El mundo de la moda despide a Giorgio Armani, ícono de la elegancia italiana y fundador de un imperio global, quien falleció este jueves a los 91 años, según confirmó su empresa en un comunicado. El diseñador, que combinó creatividad y visión empresarial, construyó una firma con ingresos anuales cercanos a los 2,700 millones de dólares, consolidándose como una de las personalidades más influyentes del lujo contemporáneo.
Armani había estado enfermo desde hace tiempo y por primera vez en su carrera se ausentó de los desfiles de la Semana de la Moda Masculina de Milán el pasado junio. Aun así, permaneció como único propietario de su firma y trabajó hasta el final junto a un estrecho círculo de colaboradores y familiares. Su empresa aseguró que continuará con el legado del diseñador “con respeto, responsabilidad y amor”.
Conocido como “Re Giorgio”, el modisto supervisaba cada detalle de sus colecciones, desde la publicidad hasta el peinado de las modelos antes de salir a la pasarela. En honor a su figura, se instalará una cámara funeraria este fin de semana en Milán, su ciudad de residencia, seguida de un funeral privado en una fecha aún por definir.
La carrera de Armani comenzó en 1957 como diseñador de vitrinas en La Rinascente, tras haber estudiado medicina y fotografía. Posteriormente trabajó para Nino Cerruti y en 1974 fundó junto a Sergio Galeotti la sociedad Armani, inicialmente dedicada a la moda masculina y luego expandida al mercado femenino. Su gran salto internacional llegó con Hollywood, cuando vistió a Richard Gere en la película American Gigolo, lo que abrió las puertas del mercado estadounidense.

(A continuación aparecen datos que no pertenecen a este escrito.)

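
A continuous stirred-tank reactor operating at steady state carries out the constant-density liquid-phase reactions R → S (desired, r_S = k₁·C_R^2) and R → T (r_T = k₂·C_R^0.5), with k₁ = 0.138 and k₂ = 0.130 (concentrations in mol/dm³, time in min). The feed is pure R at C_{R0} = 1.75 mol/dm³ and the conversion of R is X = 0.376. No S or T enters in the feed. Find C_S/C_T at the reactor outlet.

1.21

Exit C_R = C_{R0}(1−X) = 1.75×0.624 = 1.092 mol/dm³.
In a CSTR the entire volume is at exit conditions, so r_S = 0.138×1.092^2 = 0.1646 and r_T = 0.130×1.092^0.5 = 0.1358.
Overall selectivity = C_S/C_T = r_Sτ/(r_Tτ) = r_S/r_T = 1.21.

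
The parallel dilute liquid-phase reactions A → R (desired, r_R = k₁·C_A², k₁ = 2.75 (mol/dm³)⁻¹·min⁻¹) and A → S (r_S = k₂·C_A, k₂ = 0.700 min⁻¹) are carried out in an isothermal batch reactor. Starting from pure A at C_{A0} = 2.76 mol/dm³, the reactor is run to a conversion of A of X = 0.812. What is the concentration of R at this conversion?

C_A = C_{A0}(1−X) = 0.5189 mol/dm³.
Along a PFR/batch, dC_S/dC_A = −r_S/(r_R+r_S) = −k₂/(k₂+k₁·C_A).
Integrating from C_{A0} to C_A: C_S = (0.700/2.75)·ln[(0.700+2.75·2.76)/(0.700+2.75·0.519)] = 0.2545·ln(8.290/2.127) = 0.3463 mol/dm³.
Then C_R = (C_{A0}−C_A) − C_S = 2.241 − 0.3463 = 1.895 mol/dm³.

1.89 mol/dm³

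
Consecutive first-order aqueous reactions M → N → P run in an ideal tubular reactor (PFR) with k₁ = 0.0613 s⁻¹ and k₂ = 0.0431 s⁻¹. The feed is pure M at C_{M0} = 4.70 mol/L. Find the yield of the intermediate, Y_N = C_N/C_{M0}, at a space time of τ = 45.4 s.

0.268

Solving the coupled first-order balances gives C_N(τ) = [k₁/(k₂−k₁)]·C_{M0}·(e^(−k₁τ) − e^(−k₂τ)).
e^(−k₁τ) = e^(−0.0613×45.4) = e^(−2.783) = 0.06185; e^(−k₂τ) = e^(−1.957) = 0.1413.
C_N = 0.0613×4.70/(0.0431−0.0613) × (0.06185−0.1413) = (-15.83)×(-0.07947) = 1.258 mol/L.
Y_N = C_N/C_{M0} = 1.258/4.70 = 0.268.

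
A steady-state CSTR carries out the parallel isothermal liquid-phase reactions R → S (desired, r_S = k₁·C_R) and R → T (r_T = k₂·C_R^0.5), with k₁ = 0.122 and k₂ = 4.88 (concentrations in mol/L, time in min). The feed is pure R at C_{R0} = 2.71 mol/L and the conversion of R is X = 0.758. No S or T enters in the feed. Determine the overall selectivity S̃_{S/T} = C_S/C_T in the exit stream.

Exit C_R = C_{R0}(1−X) = 2.71×0.242 = 0.6558 mol/L.
Rates in a CSTR are evaluated at the outlet concentration: r_S = 0.122×0.6558 = 0.08001, r_T = 4.88×0.6558^0.5 = 3.952.
Overall selectivity = C_S/C_T = r_Sτ/(r_Tτ) = r_S/r_T = 0.0202.

0.0202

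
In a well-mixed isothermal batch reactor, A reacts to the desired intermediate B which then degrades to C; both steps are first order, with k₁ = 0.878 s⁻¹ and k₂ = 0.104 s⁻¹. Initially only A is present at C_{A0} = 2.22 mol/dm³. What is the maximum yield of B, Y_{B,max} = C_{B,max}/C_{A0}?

For a first-order series the maximum intermediate yield is C_{B,max}/C_{A0} = (k₁/k₂)^[k₂/(k₂−k₁)].
= (0.878/0.104)^(0.104/(0.104−0.878)) = (8.442)^(-0.1344) = 0.7508.

0.751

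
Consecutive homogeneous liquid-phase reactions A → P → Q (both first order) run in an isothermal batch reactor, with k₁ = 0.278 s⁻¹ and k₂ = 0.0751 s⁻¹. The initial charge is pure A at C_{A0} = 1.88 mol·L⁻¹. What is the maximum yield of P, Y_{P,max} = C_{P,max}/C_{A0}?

For a first-order series the maximum intermediate yield is C_{P,max}/C_{A0} = (k₁/k₂)^[k₂/(k₂−k₁)].
= (0.278/0.0751)^(0.0751/(0.0751−0.278)) = (3.702)^(-0.3701) = 0.6160.

0.616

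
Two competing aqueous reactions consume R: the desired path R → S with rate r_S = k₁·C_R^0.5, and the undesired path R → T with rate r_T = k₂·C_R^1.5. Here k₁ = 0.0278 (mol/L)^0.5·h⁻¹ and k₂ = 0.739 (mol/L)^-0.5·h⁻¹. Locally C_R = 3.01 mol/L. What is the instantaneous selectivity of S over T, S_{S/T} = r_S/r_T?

S_{S/T} = r_S/r_T = (k₁·C_R^0.5)/(k₂·C_R^1.5) = (k₁/k₂)·C_R⁻¹.
= (0.0278×3.010^0.5) / (0.739×3.010^1.5) = 0.04823/3.859 = 0.0125.

0.0125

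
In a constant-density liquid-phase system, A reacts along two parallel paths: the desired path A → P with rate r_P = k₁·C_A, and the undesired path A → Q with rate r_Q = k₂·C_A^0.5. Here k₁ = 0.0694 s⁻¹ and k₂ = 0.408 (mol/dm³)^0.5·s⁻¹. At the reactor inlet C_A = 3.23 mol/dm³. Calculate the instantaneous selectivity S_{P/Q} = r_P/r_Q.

S_{P/Q} = r_P/r_Q = (k₁·C_A)/(k₂·C_A^0.5) = (k₁/k₂)·C_A^0.5.
= (0.0694×3.230) / (0.408×3.230^0.5) = 0.2242/0.7333 = 0.306.

0.306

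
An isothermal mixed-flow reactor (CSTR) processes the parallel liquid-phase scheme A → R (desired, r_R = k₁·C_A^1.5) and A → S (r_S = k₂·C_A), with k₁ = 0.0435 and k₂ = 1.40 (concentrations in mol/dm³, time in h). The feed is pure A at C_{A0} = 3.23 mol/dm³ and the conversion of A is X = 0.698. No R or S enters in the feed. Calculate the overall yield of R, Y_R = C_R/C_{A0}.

Exit C_A = C_{A0}(1−X) = 3.23×0.302 = 0.9755 mol/dm³.
A CSTR operates uniformly at the exit composition, giving r_R = 0.04191 and r_S = 1.366 (each k·C_A^n at C_A = 0.9755).
Fraction of consumed A going to R: r_R/(r_R+r_S) = 0.02977.
C_R = 0.02977·C_{A0}·X = 0.02977×3.23×0.698 = 0.0671 mol/dm³; Y_R = C_R/C_{A0} = 0.0208.

0.0208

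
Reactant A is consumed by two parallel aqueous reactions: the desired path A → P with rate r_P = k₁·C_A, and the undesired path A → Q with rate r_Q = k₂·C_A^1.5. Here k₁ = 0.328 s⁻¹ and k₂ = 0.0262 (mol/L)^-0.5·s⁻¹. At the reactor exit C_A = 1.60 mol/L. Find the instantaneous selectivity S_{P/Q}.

S_{P/Q} = r_P/r_Q = (k₁·C_A)/(k₂·C_A^1.5) = (k₁/k₂)·C_A^-0.5.
= (0.328×1.600) / (0.0262×1.600^1.5) = 0.5248/0.05303 = 9.90.

9.90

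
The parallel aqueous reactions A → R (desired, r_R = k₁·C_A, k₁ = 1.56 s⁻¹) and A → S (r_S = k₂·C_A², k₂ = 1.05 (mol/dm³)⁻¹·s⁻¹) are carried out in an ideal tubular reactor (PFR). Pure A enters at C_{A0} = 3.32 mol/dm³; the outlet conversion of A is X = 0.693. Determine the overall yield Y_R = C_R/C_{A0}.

C_A = C_{A0}(1−X) = 1.019 mol/dm³.
Along a PFR/batch, dC_R/dC_A = −r_R/(r_R+r_S) = −k₁/(k₁+k₂·C_A).
Integrating from C_{A0} to C_A: C_R = (1.56/1.05)·ln[(1.56+1.05·3.32)/(1.56+1.05·1.02)] = 1.486·ln(5.046/2.630) = 0.9680 mol/dm³.
Y_R = C_R/C_{A0} = 0.9680/3.32 = 0.292.

0.292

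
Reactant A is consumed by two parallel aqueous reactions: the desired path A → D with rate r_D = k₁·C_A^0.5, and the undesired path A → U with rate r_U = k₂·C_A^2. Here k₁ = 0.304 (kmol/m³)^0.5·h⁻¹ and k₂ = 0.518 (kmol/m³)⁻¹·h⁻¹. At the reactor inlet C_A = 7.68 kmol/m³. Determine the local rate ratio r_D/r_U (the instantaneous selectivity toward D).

0.0276

S_{D/U} = r_D/r_U = (k₁·C_A^0.5)/(k₂·C_A^2) = (k₁/k₂)·C_A^-1.5.
= (0.304×7.680^0.5) / (0.518×7.680^2) = 0.8425/30.55 = 0.0276.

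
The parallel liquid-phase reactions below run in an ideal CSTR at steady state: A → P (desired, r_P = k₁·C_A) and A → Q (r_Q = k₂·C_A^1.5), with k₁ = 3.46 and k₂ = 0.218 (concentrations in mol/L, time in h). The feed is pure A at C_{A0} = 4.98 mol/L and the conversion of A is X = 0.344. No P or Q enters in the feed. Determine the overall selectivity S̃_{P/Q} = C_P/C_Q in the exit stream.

8.78

Exit C_A = C_{A0}(1−X) = 4.98×0.656 = 3.267 mol/L.
A CSTR operates uniformly at the exit composition, giving r_P = 11.30 and r_Q = 1.287 (each k·C_A^n at C_A = 3.267).
Overall selectivity = C_P/C_Q = r_Pτ/(r_Qτ) = r_P/r_Q = 8.78.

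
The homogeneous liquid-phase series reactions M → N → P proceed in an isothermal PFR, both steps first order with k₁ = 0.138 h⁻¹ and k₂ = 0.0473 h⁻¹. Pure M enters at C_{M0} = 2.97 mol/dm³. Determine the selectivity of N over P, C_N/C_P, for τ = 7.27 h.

For first-order series with pure M initially, C_N(τ) = k₁C_{M0}/(k₂−k₁)·(e^(−k₁τ) − e^(−k₂τ)).
e^(−k₁τ) = e^(−0.138×7.27) = e^(−1.003) = 0.3667; e^(−k₂τ) = e^(−0.3439) = 0.7090.
C_N = 0.138×2.97/(0.0473−0.138) × (0.3667−0.7090) = (-4.519)×(-0.3423) = 1.547 mol/dm³.
C_M = C_{M0}e^(−k₁τ) = 1.089 mol/dm³, so C_P = C_{M0}−C_M−C_N = 0.3340 mol/dm³; C_N/C_P = 4.63.

4.63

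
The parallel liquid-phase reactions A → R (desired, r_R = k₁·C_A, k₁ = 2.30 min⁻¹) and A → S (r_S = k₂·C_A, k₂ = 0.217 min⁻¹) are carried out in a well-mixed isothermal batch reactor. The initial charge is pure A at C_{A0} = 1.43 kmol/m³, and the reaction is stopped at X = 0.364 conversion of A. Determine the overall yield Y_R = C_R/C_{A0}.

C_A = C_{A0}(1−X) = 0.9095 kmol/m³.
Both paths are first order in A, so the instantaneous fraction to R is constant: dC_R/d(−C_A) = k₁/(k₁+k₂) = 0.9138.
C_R = 0.9138·(C_{A0}−C_A) = 0.9138×0.5205 = 0.476 kmol/m³.
Y_R = C_R/C_{A0} = 0.4756/1.43 = 0.333.

0.333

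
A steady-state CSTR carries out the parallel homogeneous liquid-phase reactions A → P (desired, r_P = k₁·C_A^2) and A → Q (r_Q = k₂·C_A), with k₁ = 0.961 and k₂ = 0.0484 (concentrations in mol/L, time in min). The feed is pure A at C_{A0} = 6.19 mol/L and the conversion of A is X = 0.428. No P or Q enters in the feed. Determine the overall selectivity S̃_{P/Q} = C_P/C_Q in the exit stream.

70.3

Exit C_A = C_{A0}(1−X) = 6.19×0.572 = 3.541 mol/L.
In a CSTR the entire volume is at exit conditions, so r_P = 0.961×3.541^2 = 12.05 and r_Q = 0.0484×3.541 = 0.1714.
Overall selectivity = C_P/C_Q = r_Pτ/(r_Qτ) = r_P/r_Q = 70.3.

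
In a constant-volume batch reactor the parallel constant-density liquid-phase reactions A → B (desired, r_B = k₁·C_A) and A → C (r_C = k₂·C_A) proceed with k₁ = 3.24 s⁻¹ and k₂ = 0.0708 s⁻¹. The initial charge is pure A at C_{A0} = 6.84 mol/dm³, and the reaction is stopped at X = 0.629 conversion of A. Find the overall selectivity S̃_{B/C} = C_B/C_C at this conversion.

45.8

C_A = C_{A0}(1−X) = 2.538 mol/dm³.
Both paths are first order in A, so the instantaneous fraction to B is constant: dC_B/d(−C_A) = k₁/(k₁+k₂) = 0.9786.
C_B = 0.9786·(C_{A0}−C_A) = 0.9786×4.302 = 4.21 mol/dm³.
C_C = (C_{A0}−C_A)−C_B = 0.09200 mol/dm³; S̃_{B/C} = 4.210/0.09200 = 45.8.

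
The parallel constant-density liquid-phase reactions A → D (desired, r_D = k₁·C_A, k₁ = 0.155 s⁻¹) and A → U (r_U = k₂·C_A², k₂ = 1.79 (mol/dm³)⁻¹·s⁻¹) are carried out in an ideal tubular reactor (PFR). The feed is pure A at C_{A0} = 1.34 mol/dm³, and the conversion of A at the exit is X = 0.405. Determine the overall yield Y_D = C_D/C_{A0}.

C_A = C_{A0}(1−X) = 0.7973 mol/dm³.
Along a PFR/batch, dC_D/dC_A = −r_D/(r_D+r_U) = −k₁/(k₁+k₂·C_A).
Integrating from C_{A0} to C_A: C_D = (0.155/1.79)·ln[(0.155+1.79·1.34)/(0.155+1.79·0.797)] = 0.08659·ln(2.554/1.582) = 0.04145 mol/dm³.
Y_D = C_D/C_{A0} = 0.04145/1.34 = 0.0309.

0.0309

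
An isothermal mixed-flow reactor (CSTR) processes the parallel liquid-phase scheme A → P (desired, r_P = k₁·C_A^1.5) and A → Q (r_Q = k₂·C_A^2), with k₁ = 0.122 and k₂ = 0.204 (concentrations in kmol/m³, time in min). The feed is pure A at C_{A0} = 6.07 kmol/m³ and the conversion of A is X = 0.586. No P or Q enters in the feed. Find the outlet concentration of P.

Exit C_A = C_{A0}(1−X) = 6.07×0.414 = 2.513 kmol/m³.
In a CSTR the entire volume is at exit conditions, so r_P = 0.122×2.513^1.5 = 0.4860 and r_Q = 0.204×2.513^2 = 1.288.
Fraction of consumed A going to P: r_P/(r_P+r_Q) = 0.2739.
C_P = 0.2739·C_{A0}·X = 0.2739×6.07×0.586 = 0.974 kmol/m³.

0.974 kmol/m³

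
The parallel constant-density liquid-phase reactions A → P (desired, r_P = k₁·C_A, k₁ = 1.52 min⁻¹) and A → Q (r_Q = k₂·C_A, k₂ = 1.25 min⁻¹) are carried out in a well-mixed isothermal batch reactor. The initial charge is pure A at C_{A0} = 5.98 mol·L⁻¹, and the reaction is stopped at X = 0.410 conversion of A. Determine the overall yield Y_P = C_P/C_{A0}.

0.225

C_A = C_{A0}(1−X) = 3.528 mol·L⁻¹.
Both paths are first order in A, so the instantaneous fraction to P is constant: dC_P/d(−C_A) = k₁/(k₁+k₂) = 0.5487.
C_P = 0.5487·(C_{A0}−C_A) = 0.5487×2.452 = 1.35 mol·L⁻¹.
Y_P = C_P/C_{A0} = 1.345/5.98 = 0.225.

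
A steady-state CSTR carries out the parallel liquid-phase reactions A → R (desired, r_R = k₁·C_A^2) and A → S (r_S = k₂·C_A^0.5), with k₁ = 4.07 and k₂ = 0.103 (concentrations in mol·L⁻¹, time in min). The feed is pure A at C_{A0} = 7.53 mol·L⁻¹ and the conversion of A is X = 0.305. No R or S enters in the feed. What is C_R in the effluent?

2.29 mol·L⁻¹

Exit C_A = C_{A0}(1−X) = 7.53×0.695 = 5.233 mol·L⁻¹.
In a CSTR the entire volume is at exit conditions, so r_R = 4.07×5.233^2 = 111.5 and r_S = 0.103×5.233^0.5 = 0.2356.
Fraction of consumed A going to R: r_R/(r_R+r_S) = 0.9979.
C_R = 0.9979·C_{A0}·X = 0.9979×7.53×0.305 = 2.29 mol·L⁻¹.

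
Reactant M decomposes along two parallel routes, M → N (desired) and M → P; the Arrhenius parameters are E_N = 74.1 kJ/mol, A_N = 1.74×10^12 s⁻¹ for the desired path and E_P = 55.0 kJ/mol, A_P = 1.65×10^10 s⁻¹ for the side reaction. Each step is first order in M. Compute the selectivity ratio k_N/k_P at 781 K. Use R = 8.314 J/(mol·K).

5.57

k_N/k_P = (A_N/A_P)·exp[−(E_N−E_P)/(RT)] = (A_N/A_P)·exp[(E_P−E_N)/(RT)].
(E_P−E_N)/(RT) = (55.0−74.1)×10³/(8.314×781) = -19100/6493 = -2.942.
k_N/k_P = (1.74×10^12/1.65×10^10)·exp(-2.942) = 105.5 × 0.05279 = 5.57.
Since E_N > E_P, raising the temperature improves selectivity toward N.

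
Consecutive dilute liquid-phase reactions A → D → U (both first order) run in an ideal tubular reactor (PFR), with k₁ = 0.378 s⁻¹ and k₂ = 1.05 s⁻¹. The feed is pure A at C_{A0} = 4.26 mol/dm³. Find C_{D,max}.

Evaluating C_D at τ_opt = ln(k₂/k₁)/(k₂−k₁) gives C_{D,max}/C_{A0} = (k₁/k₂)^[k₂/(k₂−k₁)].
= (0.378/1.05)^(1.05/(1.05−0.378)) = (0.3600)^(1.562) = 0.2026.
C_{D,max} = 0.2026×4.26 = 0.863 mol/dm³.

0.863 mol/dm³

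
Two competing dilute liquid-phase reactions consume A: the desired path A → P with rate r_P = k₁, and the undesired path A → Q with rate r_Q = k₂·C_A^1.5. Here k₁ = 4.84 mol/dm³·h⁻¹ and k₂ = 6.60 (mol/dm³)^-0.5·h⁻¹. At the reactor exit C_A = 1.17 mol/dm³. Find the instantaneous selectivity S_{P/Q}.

S_{P/Q} = r_P/r_Q = (k₁)/(k₂·C_A^1.5) = (k₁/k₂)·C_A^-1.5.
= (4.84) / (6.60×1.170^1.5) = 4.840/8.353 = 0.579.

0.579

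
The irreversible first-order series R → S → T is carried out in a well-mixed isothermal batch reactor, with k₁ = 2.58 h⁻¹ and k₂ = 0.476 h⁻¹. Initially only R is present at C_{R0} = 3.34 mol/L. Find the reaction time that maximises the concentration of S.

0.803 h

The intermediate peaks when r₁ = r₂, i.e. k₁e^(−k₁t) = k₂e^(−k₂t), giving t_opt = ln(k₂/k₁)/(k₂−k₁).
= ln(0.476/2.58)/(0.476−2.58) = ln(0.1845)/-2.104 = -1.690/-2.104 = 0.803 h.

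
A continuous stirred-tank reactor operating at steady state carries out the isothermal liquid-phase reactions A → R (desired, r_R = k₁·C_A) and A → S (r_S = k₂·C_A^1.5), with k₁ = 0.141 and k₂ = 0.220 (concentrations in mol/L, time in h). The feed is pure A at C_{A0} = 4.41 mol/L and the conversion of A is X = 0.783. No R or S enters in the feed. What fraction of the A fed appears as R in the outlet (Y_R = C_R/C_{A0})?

Exit C_A = C_{A0}(1−X) = 4.41×0.217 = 0.9570 mol/L.
In a CSTR the entire volume is at exit conditions, so r_R = 0.141×0.9570 = 0.1349 and r_S = 0.220×0.9570^1.5 = 0.2060.
Fraction of consumed A going to R: r_R/(r_R+r_S) = 0.3958.
C_R = 0.3958·C_{A0}·X = 0.3958×4.41×0.783 = 1.37 mol/L; Y_R = C_R/C_{A0} = 0.310.

0.310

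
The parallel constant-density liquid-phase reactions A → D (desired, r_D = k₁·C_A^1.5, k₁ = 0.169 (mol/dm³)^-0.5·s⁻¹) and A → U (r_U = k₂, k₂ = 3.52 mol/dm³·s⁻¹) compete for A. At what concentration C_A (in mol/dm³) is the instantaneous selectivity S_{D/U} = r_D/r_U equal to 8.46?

S_{D/U} = (k₁/k₂)·C_A^1.5 ⇒ C_A = (S·k₂/k₁)^(1/1.5).
= (8.46×3.52/0.169)^(0.6667) = (176.2)^(0.6667) = 31.4 mol/dm³.

31.4 mol/dm³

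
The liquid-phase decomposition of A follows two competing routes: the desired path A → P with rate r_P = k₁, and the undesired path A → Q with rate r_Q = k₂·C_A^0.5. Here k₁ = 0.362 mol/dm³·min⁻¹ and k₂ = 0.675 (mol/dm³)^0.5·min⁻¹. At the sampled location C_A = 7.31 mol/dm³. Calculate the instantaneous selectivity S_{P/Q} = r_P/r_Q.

S_{P/Q} = r_P/r_Q = (k₁)/(k₂·C_A^0.5) = (k₁/k₂)·C_A^-0.5.
= (0.362) / (0.675×7.310^0.5) = 0.3620/1.825 = 0.198.
The undesired path is higher order in A, so low C_A (CSTR or dilute feed) favours P.

0.198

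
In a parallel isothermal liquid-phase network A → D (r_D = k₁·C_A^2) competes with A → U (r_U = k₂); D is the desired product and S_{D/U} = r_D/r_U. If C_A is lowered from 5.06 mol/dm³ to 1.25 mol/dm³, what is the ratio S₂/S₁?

0.0610

S_{D/U} = (k₁/k₂)·C_A^2, so S₂/S₁ = (C_{A,2}/C_{A,1})^2.
= (1.25/5.06)^2 = (0.2470)^2 = 0.0610.
Selectivity toward D falls as C_A falls — high-concentration operation is favoured.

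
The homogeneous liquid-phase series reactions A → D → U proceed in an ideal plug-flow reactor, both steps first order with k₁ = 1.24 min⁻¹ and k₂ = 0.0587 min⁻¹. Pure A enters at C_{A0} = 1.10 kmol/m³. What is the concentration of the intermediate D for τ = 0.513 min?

The intermediate concentration in a first-order A→B→C sequence is C_D = k₁C_{A0}(e^(−k₁τ) − e^(−k₂τ))/(k₂−k₁).
e^(−k₁τ) = e^(−1.24×0.513) = e^(−0.6361) = 0.5293; e^(−k₂τ) = e^(−0.03011) = 0.9703.
C_D = 1.24×1.10/(0.0587−1.24) × (0.5293−0.9703) = (-1.155)×(-0.4410) = 0.5092 kmol/m³.

0.509 kmol/m³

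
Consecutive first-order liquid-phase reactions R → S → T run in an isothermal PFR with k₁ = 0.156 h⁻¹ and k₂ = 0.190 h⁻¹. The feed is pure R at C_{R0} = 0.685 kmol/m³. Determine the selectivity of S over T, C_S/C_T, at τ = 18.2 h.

Solving the coupled first-order balances gives C_S(τ) = [k₁/(k₂−k₁)]·C_{R0}·(e^(−k₁τ) − e^(−k₂τ)).
e^(−k₁τ) = e^(−0.156×18.2) = e^(−2.839) = 0.05847; e^(−k₂τ) = e^(−3.458) = 0.03149.
C_S = 0.156×0.685/(0.190−0.156) × (0.05847−0.03149) = 3.143×0.02698 = 0.08480 kmol/m³.
C_R = C_{R0}e^(−k₁τ) = 0.04005 kmol/m³, so C_T = C_{R0}−C_R−C_S = 0.5602 kmol/m³; C_S/C_T = 0.151.

0.151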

A lo largo de su trayectoria, vistió a innumerables celebridades en alfombras rojas y colaboró con figuras de la música como Beyoncé e Il Divo. Más allá de las pasarelas, Giorgio Armani se consolidó como empresario, filántropo y director creativo, dejando un legado imborrable que seguirá marcando a la industria de la moda y el lujo en todo el mundo.